AUTHOR=Dan Yangqing , Liu Shuran , Zhu Yanwei , Xie Hailian TITLE=Tertiary Control for Energy Management of EV Charging Station Integrated With PV and Energy Storage JOURNAL=Frontiers in Energy Research VOLUME=9 YEAR=2022 URL=https://www.frontiersin.org/journals/energy-research/articles/10.3389/fenrg.2021.793553 DOI=10.3389/fenrg.2021.793553 ISSN=2296-598X ABSTRACT=

Along with the rapid increase in the number of electric vehicles, more and more EV charging stations tend to have charging infrastructure, rooftop photovoltaic and energy storage all together for energy saving and emission reduction. Compared with individual design for each of the components in such kind of systems, an integrated design can result in higher efficiency, increased reliability, and lower total capital cost. This paper mainly focuses on the tertiary control strategy for dynamic state operation, such as PV generation fluctuation and random arrival/leave of EVs. The tertiary control aims to achieve stable operation under dynamic states, as well as to optimize the energy flow in the station to realize maximal operational benefits with constraints such as peak/valley price of electricity, state of discharge limitation of battery, etc. In this paper, four energy management functions in tertiary control level are proposed, and their performance is verified by simulations. By using prediction of PV power and EV load in the following 72 h, a novel tertiary control logic is proposed to optimize PVC and ESC power flow by changing their droop characteristics, so that minimum operational cost for the station can be achieved.

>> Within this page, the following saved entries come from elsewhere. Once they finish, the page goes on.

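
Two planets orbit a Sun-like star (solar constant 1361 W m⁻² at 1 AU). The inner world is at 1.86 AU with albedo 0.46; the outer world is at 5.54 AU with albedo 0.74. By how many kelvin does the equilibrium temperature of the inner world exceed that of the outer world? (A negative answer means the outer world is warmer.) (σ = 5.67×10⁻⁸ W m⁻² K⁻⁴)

T_eq = [S₀(1−A)/(4σd²)]^(1/4), so T ∝ (1−A)^(1/4) / √d.
T₁ = [1361×0.54/(4×5.67×10⁻⁸×1.86²)]^(1/4) = 174.94 K.
T₂ = [1361×0.26/(4×5.67×10⁻⁸×5.54²)]^(1/4) = 84.44 K.

ΔT ≈ 90.5 K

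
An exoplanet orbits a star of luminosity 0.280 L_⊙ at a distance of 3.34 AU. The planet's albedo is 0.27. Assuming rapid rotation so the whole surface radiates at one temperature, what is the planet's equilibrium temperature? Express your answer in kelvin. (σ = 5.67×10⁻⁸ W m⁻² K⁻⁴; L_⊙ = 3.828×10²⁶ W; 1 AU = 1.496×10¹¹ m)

T_eq ≈ 102 K

d = 3.34 AU = 5.00×10¹¹ m.
L = 0.280 × 3.828×10²⁶ = 1.07×10²⁶ W.
Flux: S = L/(4πd²) = 1.07×10²⁶/(4π×(5.00×10¹¹)²) = 34.2 W m⁻².
Energy balance: absorbed = emitted ⇒ πR²·S(1−A) = 4πR²·σT_eq⁴, so T_eq⁴ = S(1−A)/(4σ).
T_eq = [34.2 × 0.73 / (4 × 5.67×10⁻⁸)]^(1/4) = (1.10×10⁸)^(1/4) = 102 K.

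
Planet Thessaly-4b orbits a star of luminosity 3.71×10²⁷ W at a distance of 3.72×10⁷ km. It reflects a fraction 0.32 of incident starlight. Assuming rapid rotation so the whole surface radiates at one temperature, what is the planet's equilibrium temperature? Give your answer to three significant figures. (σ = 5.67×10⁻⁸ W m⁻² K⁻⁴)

d = 3.72×10⁷ km = 3.72×10¹⁰ m.
Flux: S = L/(4πd²) = 3.71×10²⁷/(4π×(3.72×10¹⁰)²) = 2.13×10⁵ W m⁻².
Energy balance: absorbed = emitted ⇒ πR²·S(1−A) = 4πR²·σT_eq⁴, so T_eq⁴ = S(1−A)/(4σ).
T_eq = [2.13×10⁵ × 0.68 / (4 × 5.67×10⁻⁸)]^(1/4) = (6.40×10¹¹)^(1/4) = 894 K.

T_eq ≈ 894 K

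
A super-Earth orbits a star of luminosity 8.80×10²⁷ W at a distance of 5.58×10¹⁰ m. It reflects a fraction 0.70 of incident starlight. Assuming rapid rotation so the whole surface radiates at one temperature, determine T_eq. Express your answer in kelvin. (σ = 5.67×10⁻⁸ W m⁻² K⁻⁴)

T_eq ≈ 739 K

Flux: S = L/(4πd²) = 8.80×10²⁷/(4π×(5.58×10¹⁰)²) = 2.25×10⁵ W m⁻².
Energy balance: absorbed = emitted ⇒ πR²·S(1−A) = 4πR²·σT_eq⁴, so T_eq⁴ = S(1−A)/(4σ).
T_eq = [2.25×10⁵ × 0.30 / (4 × 5.67×10⁻⁸)]^(1/4) = (2.97×10¹¹)^(1/4) = 739 K.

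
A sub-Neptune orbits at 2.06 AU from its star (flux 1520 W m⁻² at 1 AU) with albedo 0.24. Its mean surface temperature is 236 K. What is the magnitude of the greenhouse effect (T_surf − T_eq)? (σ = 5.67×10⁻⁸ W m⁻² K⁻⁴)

S = 1520/2.06² = 358.2 W m⁻².
T_eq = [S(1−A)/(4σ)]^(1/4) = [358.2×0.76/(4×5.67×10⁻⁸)]^(1/4) = 186.1 K.
ΔT = T_surf − T_eq = 236 − 186.1.

ΔT ≈ 49.9 K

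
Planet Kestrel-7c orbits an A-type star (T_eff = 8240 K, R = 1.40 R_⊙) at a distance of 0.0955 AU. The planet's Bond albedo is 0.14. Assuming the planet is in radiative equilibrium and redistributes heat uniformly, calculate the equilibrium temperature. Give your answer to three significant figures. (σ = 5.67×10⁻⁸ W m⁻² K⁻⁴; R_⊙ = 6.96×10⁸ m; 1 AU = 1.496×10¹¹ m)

T_eq ≈ 1470 K

R_⋆ = 1.40 × 6.96×10⁸ = 9.74×10⁸ m.
d = 0.0955 AU = 1.43×10¹⁰ m.
L = 4πR_⋆²σT_⋆⁴ = 4π(9.74×10⁸)² × 5.67×10⁻⁸ × (8240)⁴ = 3.12×10²⁷ W.
S = L/(4πd²) = 1.22×10⁶ W m⁻².
Energy balance: absorbed = emitted ⇒ πR²·S(1−A) = 4πR²·σT_eq⁴, so T_eq⁴ = S(1−A)/(4σ).
T_eq = [1.22×10⁶ × 0.86 / (4 × 5.67×10⁻⁸)]^(1/4) = (4.61×10¹²)^(1/4) = 1470 K.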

Furthermore, a sensitivity analysis is conducted for three parameters, including ES battery capacity, weather influence, and PV and EV load prediction error. The results from sensitivity analysis indicate that ES battery capacity and weather condition lead to a great impact on the operational cost of the integrated charging station, while a typical prediction error of PV power and EV load will not influence the optimization result significantly.